2016-2017 sola andata

Manco da parecchio su queste pagine, e se manco non è perché non abbia nulla da dire. Ma il mio cervello si arrovella su questioni di geopolitica e migrazioni e cambiamento dei nostri ordinamenti che è difficile far ordine in tutto ‘sto casino.

Scrivo che già tutto  è cambiato dall’ultima volta che scrivevo. Anche se non era imprevedibile. Trump è il nuovo presidente degli USA ed emana decreti razzisti e islamofobi, contro chi vive in America da tempo. Pare voglia proseguire il muro tra USA e Messico, chiudere l’economia statunitense e farsi i bacetti con Putin. Nuovo ordine mondiale insomma, una roba non da blue monday ma da blue tutta la settimana. Roba che dei provvedimenti così veloci li avesse presi Obama su Guantanamo staremmo tutti meglio. Invece si reintroduce la tortura di Stato, già che ci siamo. Il tutto in pochi giorni di mandato Trump.

Una parte cospicua del Regno Unito ha votato per l’uscita dall’UE. Posto che non me ne frega un cazzo dell’UE di per sé, mi sembra assolutamente preoccupante che la maggior parte delle persone che hanno votato in UK lo abbia fatto contro immigrati europei che “gli rubano il lavoro”. Senza tenere conto di quanto l’economia si poggi sugli stessi immigrati, per altro.
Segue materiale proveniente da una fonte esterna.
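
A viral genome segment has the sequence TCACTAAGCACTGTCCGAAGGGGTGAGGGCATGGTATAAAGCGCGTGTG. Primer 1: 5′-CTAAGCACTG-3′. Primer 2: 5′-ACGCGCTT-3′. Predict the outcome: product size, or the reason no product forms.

Primer 1 (CTAAGCACTG) matches the top strand at positions 4–13; it acts as a forward primer.
Primer 2's reverse complement is AAGCGCGT, matching the top strand at positions 39–46; it acts as a reverse primer.
The 3' ends face each other across positions 4–46, giving a 43 bp product.

Yes — a 43 bp product.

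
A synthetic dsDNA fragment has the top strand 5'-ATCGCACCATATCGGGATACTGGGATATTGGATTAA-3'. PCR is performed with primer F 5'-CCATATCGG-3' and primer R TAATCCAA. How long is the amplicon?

29 bp

Forward primer CCATATCGG is found on the top strand at positions 7–15.
The reverse primer's reverse complement is TTGGATTA, which matches the template at positions 28–35.
Product length = (reverse-primer end) − (forward-primer start) + 1 = 35 − 7 + 1 = 29 bp.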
Infine gli e le migranti, per l’appunto. Il biennio in corso è sicuramente caratterizzato dalla presa di coscienza e dalla assoluta e sconsiderata fobia per l’immigrazione in Europa. Si costruiscono muri, campi, barricate. Si uccide, per mano di proiettili di Stato (di rado), o per l’inaccessibilità delle proprie frontiere. Quindi i e le migranti affogano nel Mediterraneo, soffocano nei camion, se donne vengono stuprate, e tutto il simpatico bagaglio di morte e tristezza che questo tipo di politiche – perché la chiusura dei confini è una politica – porta con sé.
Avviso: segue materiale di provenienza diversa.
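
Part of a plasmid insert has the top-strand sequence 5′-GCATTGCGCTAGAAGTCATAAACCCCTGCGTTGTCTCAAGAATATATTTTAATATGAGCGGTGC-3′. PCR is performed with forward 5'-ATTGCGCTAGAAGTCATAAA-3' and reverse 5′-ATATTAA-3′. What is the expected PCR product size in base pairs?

Scanning the template, ATTGCGCTAGAAGTCATAAA occurs at positions 3–22; this primer anneals to the bottom strand there with its 3' end pointing downstream.
Taking the reverse complement of ATATTAA gives TTAATAT, found at positions 49–55 on the template; the primer anneals here to the top strand with its 3' end pointing upstream.
Product length = (reverse-primer end) − (forward-primer start) + 1 = 55 − 3 + 1 = 53 bp.

53 bp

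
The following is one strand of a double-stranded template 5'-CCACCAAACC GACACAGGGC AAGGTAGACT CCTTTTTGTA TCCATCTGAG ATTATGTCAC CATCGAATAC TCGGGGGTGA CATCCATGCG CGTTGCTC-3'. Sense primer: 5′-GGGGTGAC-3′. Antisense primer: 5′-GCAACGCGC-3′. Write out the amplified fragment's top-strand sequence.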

Premesso ciò, mi sento molto a disagio con certa interpretazione dei problemi che viene fatta e con l’assenza di reali risposte e repliche. Senza doversi dare un ruolo che non compete (quello di chi fa e attua le regole in cui viviamo), mi viene da pensare che l’arrivo di persone in questo paese, spesso a ondate, debba essere accolto con una capacità di gestione elevatissimo. Capacità che non può essere risolta nell’autogestione di centri sparsi (per quanto ciò possa essere in realtà proposto e attuato in grandi centri di secondo arrivo).
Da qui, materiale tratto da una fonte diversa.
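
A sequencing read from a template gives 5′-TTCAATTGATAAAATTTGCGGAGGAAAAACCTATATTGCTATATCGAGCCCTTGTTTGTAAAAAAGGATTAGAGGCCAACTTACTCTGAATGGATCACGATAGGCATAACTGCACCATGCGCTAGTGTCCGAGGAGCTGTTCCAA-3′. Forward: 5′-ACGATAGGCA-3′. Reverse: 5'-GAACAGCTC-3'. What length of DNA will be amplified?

The forward primer matches the template at positions 97–106.
Taking the reverse complement of GAACAGCTC gives GAGCTGTTC, found at positions 134–142 on the template; the primer anneals here to the top strand with its 3' end pointing upstream.
Product length = (reverse-primer end) − (forward-primer start) + 1 = 142 − 97 + 1 = 46 bp.

46 bp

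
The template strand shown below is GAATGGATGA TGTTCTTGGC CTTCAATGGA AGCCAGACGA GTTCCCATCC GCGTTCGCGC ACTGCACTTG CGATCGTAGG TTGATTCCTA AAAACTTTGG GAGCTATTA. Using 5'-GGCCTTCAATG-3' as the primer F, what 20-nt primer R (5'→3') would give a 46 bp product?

5'-AGTGCGCGAACGCGGATGGG-3'

The forward primer binds at positions 18–28, so a 46 bp product ends at position 18 + 46 − 1 = 63.
The reverse primer anneals to the top strand over positions 44–63, i.e. to CCCATCCGCGTTCGCGCACT.
Its sequence written 5'→3' is the reverse complement: AGTGCGCGAACGCGGATGGG.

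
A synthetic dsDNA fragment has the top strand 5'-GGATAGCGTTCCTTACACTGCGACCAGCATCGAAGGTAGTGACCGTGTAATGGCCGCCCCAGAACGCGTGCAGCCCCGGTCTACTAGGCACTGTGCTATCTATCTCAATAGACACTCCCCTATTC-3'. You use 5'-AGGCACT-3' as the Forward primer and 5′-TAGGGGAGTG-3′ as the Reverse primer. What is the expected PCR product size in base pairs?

Scanning the template, AGGCACT occurs at positions 86–92; this primer anneals to the bottom strand there with its 3' end pointing downstream.
Taking the reverse complement of TAGGGGAGTG gives CACTCCCCTA, found at positions 113–122 on the template; the primer anneals here to the top strand with its 3' end pointing upstream.
The product runs from position 86 to position 122, so its length is 122 − 86 + 1 = 37 bp.

37 bp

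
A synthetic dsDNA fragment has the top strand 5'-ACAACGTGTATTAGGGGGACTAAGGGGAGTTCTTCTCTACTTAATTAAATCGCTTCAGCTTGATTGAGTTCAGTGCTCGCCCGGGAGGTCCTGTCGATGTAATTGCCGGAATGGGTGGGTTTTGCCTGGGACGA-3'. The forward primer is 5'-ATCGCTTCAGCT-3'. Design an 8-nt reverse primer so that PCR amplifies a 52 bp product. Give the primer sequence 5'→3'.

5'-ACATCGAC-3'

The forward primer binds at positions 49–60, so a 52 bp product ends at position 49 + 52 − 1 = 100.
The reverse primer anneals to the top strand over positions 93–100, i.e. to GTCGATGT.
Its sequence written 5'→3' is the reverse complement: ACATCGAC.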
Chi arriva in Italia e in Europa spesso ha delle competenze, dei background, delle storie. Spesso non ha molto con sé, ma non è detto. C’è chi riesce a portare beni materiali e chi no. Chi ha una famiglia che lo sostiene, chi ha una famiglia da sostenere, chi la famiglia l’ha persa. Parlare di migranti è come parlare di donne: persone che sottostanno a un sistema di merda, si muovono in esso, a volte vi contribuiscono. Persone che hanno classi, saperi e bisogni e desideri estremamente diversi. Età non omogenee, lingue non omogenee. A me sembra bellissima, a volte, tutta questa non omogeneità. La differenza è la base del femminismo nostrano, d’altra parte. Ma non è facile, come non lo è il femminismo. Però la ricerca comune di soluzioni va praticata, andrebbe praticata. Sedendosi e ascoltando immagino. Non c’è cambiamento senza ascolto.

E come per i migranti sento questo bisogno impellente in me di ricercare obiettivi praticabili, affrontare i problemi e non solo le loro macrocause.

Non mi basta più dire che il carcere fa schifo, che i confini fanno schifo. Vorrei capire come vorrei che fosse la società senza carcere e senza confini. E vorrei farlo insieme.